Pureza
Hay pocos actos tan perversos como fingir una bondad de la que se carece para obtener un interés no demasiado bueno, pero altamente deseado
Estos días de julio el sol expande su claridad. Va trazando, desde que asoma, con tinta roja los contornos, como cualquiera de los pintores que ... abundan en las localidades costeras. Se le ve venir lento, cadencioso, rítmico, a paso de baile, como si fuera a una fiesta de luces y colores, a una fiesta de las de antes, con poco que ocultar y mucho que mostrar. Del rojo oscuro pasará luego al rojo claro y luego al desvaído, porque todo se descolora y pierde además su intensidad y brillo. En las mañanas, el sol se levanta gallardo y dispuesto a realizar su ronda diurna por el cielo, no más allá. Es un anuncio de que el día puede traer y regalar bondades a quien los necesite.

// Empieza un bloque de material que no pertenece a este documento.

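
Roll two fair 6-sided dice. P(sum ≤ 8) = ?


Total outcomes = 6×6 = 36
Favorable (sum ≤ 8): 26
P = 26/36 = 0.7222

P = 0.7222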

La bondad existe, pero hay que saber ejercerla. No vale ya la bondad bondadosa, que es exagerada y, por tanto, inalcanzable, digna de santos; ni la bondad empalagosa, que, por el rastro dulce que va dejando a su paso, se sabe de antemano que es interesada; ni la bondad blanda, que se cae de las manos y aunque sea pisada por perros, gatos y patines, sigue teniendo la misma e inútil consistencia. Bondad no es blandenguería, aunque a veces se confundan. La blandenguería es una bondad de economato. Hay pocos actos tan perversos como fingir una bondad de la que se carece para obtener un interés no demasiado bueno, pero altamente deseado. Existe una bondad que no sabe que es tan buena como el pan y el vino, y mucho menos por qué. Hay quien busca la bondad pura, exenta de defectos, tachas y nefastas adherencias. Pero reconocer la existencia de la bondad pura sería reconocer también la existencia de la maldad pura, el puro mal. El malvado es capaz de actuar alguna vez con bondad; y el bondadoso, de cometer maldades. Basta con que sea una para que su bondad no sea pura.
Al atardecer el sol va dibujando con el pincel violeta las líneas de horizonte. Hasta el mar se impregna de ese color, a la línea de arena llegan los reflejos. En el paseo marítimo unos niños pintan en el suelo con tizas de colores: azul sobre blanco, amarillo sobre marrón, negro sobre rojo, violeta sobre verde. No se enfadan porque cada cual tiene donde plasmar lo que su imaginación quiere. Juegan ajenos al rumor de las olas golpeando suavemente la orilla, ajenos a los pasos cortos de los caminantes y de las bandas de música que van tocando habaneras, con ese deje triste de quien sabe que lo perdido es difícil de recuperar, que quien marchó puede que no regrese jamás. Nostalgia convertida en azúcar.